My first time in Paris only happened two years ago and I dove straight into pretty much living like the locals for the couple of months that I stayed (which mainly means living above my means because everything was freaking expensive. Except wine. Oh lovely wine.)
This time round, having moved over here for a longer period of time, I’ve dug deeper underneath the shimmer that Tour Eiffel has cast on every visitor who’s set their eyes on her. The initial list was really long and it was tough trying to cut it down but here are five things that you probably didn’t know about living in Paris:
Apartment hunting – Tales have been told of the notoriously difficult process of finding an apartment in Paris. They are true. Those who can afford the ridiculous prices and have a full-time job (a ‘CDI’ in France) may well find themselves in a nice Haussmann building with enough space for a bedroom or two, kitchen, lounge room and a nice bathroom. Then there are options for the rest of us, such as sharing an apartment (une colocation) or even a studio: 12m2 studette; 15m2 studio with a bathroom but the toilet is shared outside; 15m2 studio shared by two strangers with a bunk bed, 30m2 apartment where the person renting out will sleep in the lounge room while you get the bedroom.
Finding an apartment through an agency incurs a hefty agency fee that may be twice the monthly rent. Finding an apartment online (which is increasingly popular) requires a strong competitive edge and a guarantor or two. Then again, there have been stories where a couple with full-time jobs offered to pay a year’s rent in advance and still got rejected for the apartment.

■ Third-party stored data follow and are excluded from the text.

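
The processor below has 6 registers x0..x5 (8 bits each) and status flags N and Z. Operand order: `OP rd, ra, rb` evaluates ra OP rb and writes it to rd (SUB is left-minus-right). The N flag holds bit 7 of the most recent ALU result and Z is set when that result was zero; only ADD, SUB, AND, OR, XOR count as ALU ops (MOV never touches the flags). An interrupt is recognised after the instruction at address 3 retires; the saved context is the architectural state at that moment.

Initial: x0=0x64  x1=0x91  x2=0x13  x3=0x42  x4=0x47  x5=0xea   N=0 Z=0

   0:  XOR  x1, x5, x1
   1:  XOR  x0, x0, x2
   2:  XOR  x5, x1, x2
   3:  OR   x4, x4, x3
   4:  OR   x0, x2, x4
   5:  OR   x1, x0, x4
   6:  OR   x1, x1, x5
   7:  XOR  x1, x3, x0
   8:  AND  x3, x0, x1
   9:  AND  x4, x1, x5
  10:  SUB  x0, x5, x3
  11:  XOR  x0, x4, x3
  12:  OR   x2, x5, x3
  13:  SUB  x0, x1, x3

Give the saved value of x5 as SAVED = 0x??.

SAVED = 0x68

after  0: x0=0x64 x1=0x7b x2=0x13 x3=0x42 x4=0x47 x5=0xea  N=0 Z=0
after  1: x0=0x77 x1=0x7b x2=0x13 x3=0x42 x4=0x47 x5=0xea  N=0 Z=0
after  2: x0=0x77 x1=0x7b x2=0x13 x3=0x42 x4=0x47 x5=0x68  N=0 Z=0
after  3: x0=0x77 x1=0x7b x2=0x13 x3=0x42 x4=0x47 x5=0x68  N=0 Z=0
-- IRQ taken; context saved, return-PC = 4 --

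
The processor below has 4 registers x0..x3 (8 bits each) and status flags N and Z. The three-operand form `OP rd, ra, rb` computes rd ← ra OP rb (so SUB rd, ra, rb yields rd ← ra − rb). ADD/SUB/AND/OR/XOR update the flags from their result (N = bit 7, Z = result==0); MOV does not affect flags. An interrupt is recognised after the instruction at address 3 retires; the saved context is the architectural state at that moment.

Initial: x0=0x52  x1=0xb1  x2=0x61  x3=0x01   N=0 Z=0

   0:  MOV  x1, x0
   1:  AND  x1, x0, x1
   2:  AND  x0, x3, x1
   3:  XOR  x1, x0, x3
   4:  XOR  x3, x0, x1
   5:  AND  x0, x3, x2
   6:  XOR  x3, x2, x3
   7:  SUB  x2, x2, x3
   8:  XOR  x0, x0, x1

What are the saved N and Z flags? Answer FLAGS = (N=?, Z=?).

after  0: x0=0x52 x1=0x52 x2=0x61 x3=0x01  N=0 Z=0
after  1: x0=0x52 x1=0x52 x2=0x61 x3=0x01  N=0 Z=0
after  2: x0=0x00 x1=0x52 x2=0x61 x3=0x01  N=0 Z=1
after  3: x0=0x00 x1=0x01 x2=0x61 x3=0x01  N=0 Z=0
-- IRQ taken; context saved, return-PC = 4 --

FLAGS = (N=0, Z=0)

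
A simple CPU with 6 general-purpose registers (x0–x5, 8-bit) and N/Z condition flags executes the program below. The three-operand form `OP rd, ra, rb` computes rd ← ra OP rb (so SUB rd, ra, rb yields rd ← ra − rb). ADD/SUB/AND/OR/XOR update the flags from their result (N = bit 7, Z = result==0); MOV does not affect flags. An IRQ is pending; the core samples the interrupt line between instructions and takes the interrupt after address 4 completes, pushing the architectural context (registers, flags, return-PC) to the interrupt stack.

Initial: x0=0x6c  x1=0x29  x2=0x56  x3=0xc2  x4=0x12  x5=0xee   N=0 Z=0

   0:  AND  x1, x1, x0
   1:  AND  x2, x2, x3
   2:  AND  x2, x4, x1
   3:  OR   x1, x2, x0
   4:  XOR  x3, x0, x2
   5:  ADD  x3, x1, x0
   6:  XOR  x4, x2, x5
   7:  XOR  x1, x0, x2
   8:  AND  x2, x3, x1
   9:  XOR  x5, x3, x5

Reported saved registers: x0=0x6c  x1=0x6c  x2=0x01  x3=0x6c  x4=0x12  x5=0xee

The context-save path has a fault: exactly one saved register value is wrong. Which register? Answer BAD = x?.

after  0: x0=0x6c x1=0x28 x2=0x56 x3=0xc2 x4=0x12 x5=0xee  N=0 Z=0
after  1: x0=0x6c x1=0x28 x2=0x42 x3=0xc2 x4=0x12 x5=0xee  N=0 Z=0
after  2: x0=0x6c x1=0x28 x2=0x00 x3=0xc2 x4=0x12 x5=0xee  N=0 Z=1
after  3: x0=0x6c x1=0x6c x2=0x00 x3=0xc2 x4=0x12 x5=0xee  N=0 Z=0
after  4: x0=0x6c x1=0x6c x2=0x00 x3=0x6c x4=0x12 x5=0xee  N=0 Z=0
-- IRQ taken; context saved, return-PC = 5 --
mismatch: x2: reported 0x01 vs actual 0x00

BAD = x2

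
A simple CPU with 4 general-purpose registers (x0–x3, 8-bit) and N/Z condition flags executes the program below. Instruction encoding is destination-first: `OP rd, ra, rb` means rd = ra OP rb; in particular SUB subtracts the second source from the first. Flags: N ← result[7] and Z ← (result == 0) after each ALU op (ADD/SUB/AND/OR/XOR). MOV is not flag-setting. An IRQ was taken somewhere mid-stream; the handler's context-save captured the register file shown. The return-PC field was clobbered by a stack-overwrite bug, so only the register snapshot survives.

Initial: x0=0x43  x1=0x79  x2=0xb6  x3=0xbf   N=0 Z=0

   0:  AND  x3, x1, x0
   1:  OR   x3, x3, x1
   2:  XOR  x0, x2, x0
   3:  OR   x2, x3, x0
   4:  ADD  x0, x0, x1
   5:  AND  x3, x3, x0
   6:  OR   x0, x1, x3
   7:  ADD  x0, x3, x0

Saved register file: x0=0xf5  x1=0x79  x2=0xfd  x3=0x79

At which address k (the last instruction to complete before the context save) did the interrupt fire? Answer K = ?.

after  0: x0=0x43 x1=0x79 x2=0xb6 x3=0x41  N=0 Z=0
after  1: x0=0x43 x1=0x79 x2=0xb6 x3=0x79  N=0 Z=0
after  2: x0=0xf5 x1=0x79 x2=0xb6 x3=0x79  N=1 Z=0
after  3: x0=0xf5 x1=0x79 x2=0xfd x3=0x79  N=1 Z=0
-- IRQ taken; context saved, return-PC = 4 --

K = 3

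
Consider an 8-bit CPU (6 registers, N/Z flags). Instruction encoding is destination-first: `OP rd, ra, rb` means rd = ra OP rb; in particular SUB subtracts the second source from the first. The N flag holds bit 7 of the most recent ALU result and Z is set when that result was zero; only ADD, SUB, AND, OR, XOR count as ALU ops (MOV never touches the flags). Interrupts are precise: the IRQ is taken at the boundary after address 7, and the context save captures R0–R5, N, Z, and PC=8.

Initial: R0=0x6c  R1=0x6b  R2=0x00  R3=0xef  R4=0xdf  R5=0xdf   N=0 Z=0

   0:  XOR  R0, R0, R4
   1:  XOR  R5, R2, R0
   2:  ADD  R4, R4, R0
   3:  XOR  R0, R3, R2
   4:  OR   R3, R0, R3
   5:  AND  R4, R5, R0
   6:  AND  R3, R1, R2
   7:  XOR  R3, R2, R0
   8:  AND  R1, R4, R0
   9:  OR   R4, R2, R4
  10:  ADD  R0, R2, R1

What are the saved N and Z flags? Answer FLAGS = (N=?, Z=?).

FLAGS = (N=1, Z=0)

after  0: R0=0xb3 R1=0x6b R2=0x00 R3=0xef R4=0xdf R5=0xdf  N=1 Z=0
after  1: R0=0xb3 R1=0x6b R2=0x00 R3=0xef R4=0xdf R5=0xb3  N=1 Z=0
after  2: R0=0xb3 R1=0x6b R2=0x00 R3=0xef R4=0x92 R5=0xb3  N=1 Z=0
after  3: R0=0xef R1=0x6b R2=0x00 R3=0xef R4=0x92 R5=0xb3  N=1 Z=0
after  4: R0=0xef R1=0x6b R2=0x00 R3=0xef R4=0x92 R5=0xb3  N=1 Z=0
after  5: R0=0xef R1=0x6b R2=0x00 R3=0xef R4=0xa3 R5=0xb3  N=1 Z=0
after  6: R0=0xef R1=0x6b R2=0x00 R3=0x00 R4=0xa3 R5=0xb3  N=0 Z=1
after  7: R0=0xef R1=0x6b R2=0x00 R3=0xef R4=0xa3 R5=0xb3  N=1 Z=0
-- IRQ taken; context saved, return-PC = 8 --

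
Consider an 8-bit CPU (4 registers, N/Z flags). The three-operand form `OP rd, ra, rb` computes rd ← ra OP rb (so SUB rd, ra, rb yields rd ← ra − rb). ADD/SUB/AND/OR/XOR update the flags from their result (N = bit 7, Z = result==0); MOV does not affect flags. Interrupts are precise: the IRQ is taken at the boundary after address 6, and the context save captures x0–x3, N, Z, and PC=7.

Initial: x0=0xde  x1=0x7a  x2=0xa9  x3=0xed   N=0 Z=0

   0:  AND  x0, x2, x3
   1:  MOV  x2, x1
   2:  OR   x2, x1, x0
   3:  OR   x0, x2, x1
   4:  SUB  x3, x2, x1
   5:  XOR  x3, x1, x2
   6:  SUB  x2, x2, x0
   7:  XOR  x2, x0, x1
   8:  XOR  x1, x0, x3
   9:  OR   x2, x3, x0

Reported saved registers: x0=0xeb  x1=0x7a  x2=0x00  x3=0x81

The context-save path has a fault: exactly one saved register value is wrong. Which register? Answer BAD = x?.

after  0: x0=0xa9 x1=0x7a x2=0xa9 x3=0xed  N=1 Z=0
after  1: x0=0xa9 x1=0x7a x2=0x7a x3=0xed  N=1 Z=0
after  2: x0=0xa9 x1=0x7a x2=0xfb x3=0xed  N=1 Z=0
after  3: x0=0xfb x1=0x7a x2=0xfb x3=0xed  N=1 Z=0
after  4: x0=0xfb x1=0x7a x2=0xfb x3=0x81  N=1 Z=0
after  5: x0=0xfb x1=0x7a x2=0xfb x3=0x81  N=1 Z=0
after  6: x0=0xfb x1=0x7a x2=0x00 x3=0x81  N=0 Z=1
-- IRQ taken; context saved, return-PC = 7 --
mismatch: x0: reported 0xeb vs actual 0xfb

BAD = x0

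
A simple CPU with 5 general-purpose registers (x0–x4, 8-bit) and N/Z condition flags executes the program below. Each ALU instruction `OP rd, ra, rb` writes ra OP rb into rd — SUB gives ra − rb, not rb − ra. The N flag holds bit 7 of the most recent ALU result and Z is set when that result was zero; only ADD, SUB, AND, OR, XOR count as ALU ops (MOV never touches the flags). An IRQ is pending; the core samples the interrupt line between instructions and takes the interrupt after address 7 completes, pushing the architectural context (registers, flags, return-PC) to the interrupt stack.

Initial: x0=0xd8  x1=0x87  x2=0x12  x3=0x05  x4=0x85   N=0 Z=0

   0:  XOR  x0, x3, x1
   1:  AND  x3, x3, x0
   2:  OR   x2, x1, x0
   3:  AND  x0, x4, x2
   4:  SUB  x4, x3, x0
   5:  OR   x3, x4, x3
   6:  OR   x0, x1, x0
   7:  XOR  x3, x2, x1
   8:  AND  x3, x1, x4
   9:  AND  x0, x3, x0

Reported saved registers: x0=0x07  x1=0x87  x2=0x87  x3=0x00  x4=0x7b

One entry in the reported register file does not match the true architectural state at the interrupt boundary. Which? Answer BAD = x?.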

Of course, there’s always that option of the guy who is offering to share an apartment, rent-free with a dominatrix (young females only s’il vous plait). He has stipulated that he doesn’t get jealous and your friends are welcome – who wouldn’t want to take up this fabulous offer?
Pollution – You don’t realise how polluted it is until you are outside of Paris and you look toward the city. What is that grey, hazy, foggy thing? The metro is sometimes free of charge for a day or two to encourage less cars driving in. The odd-even rationing system got implemented once last year, where only vehicles odd or even numbered rego are allowed to drive into the city. This year, a car-free day was declared just last month.
Recycling – They are big on recycling here. But it’s not a simple system like in Australia, where you put out all the recycling into the one recycling bin in your apartment block or house. The recycling bins for glass is separate from the papers, cans etc. And not all apartment blocks or houses have their own individual glass recycling bins. One can often find a communal glass recycling bin on the streets.
Don’t trust the sun – During the warmer seasons, it is not an uncommon sight to see the Parisians still in jackets and scarfs. Strolling around in my Aussie summer dress on a 25 degree day made me feel out of place. Somehow, the sun isn’t trustworthy here. Strong winds or a random rain storm could turn the temperature rather quickly.
Eiffel Tower – The street I live on actually has a view of Tour Eiffel. This means that everytime I walk home from the metro station, she’s right there in front of me. It may be a touristy attraction and perhaps some may think it overrated; but whether in the day against a sunny blue sky; during dusk nestled against a dusty pink and purple backdrop; at night all lit up brilliantly and sparkling for five mins every hour on the hour – I never tire of that view.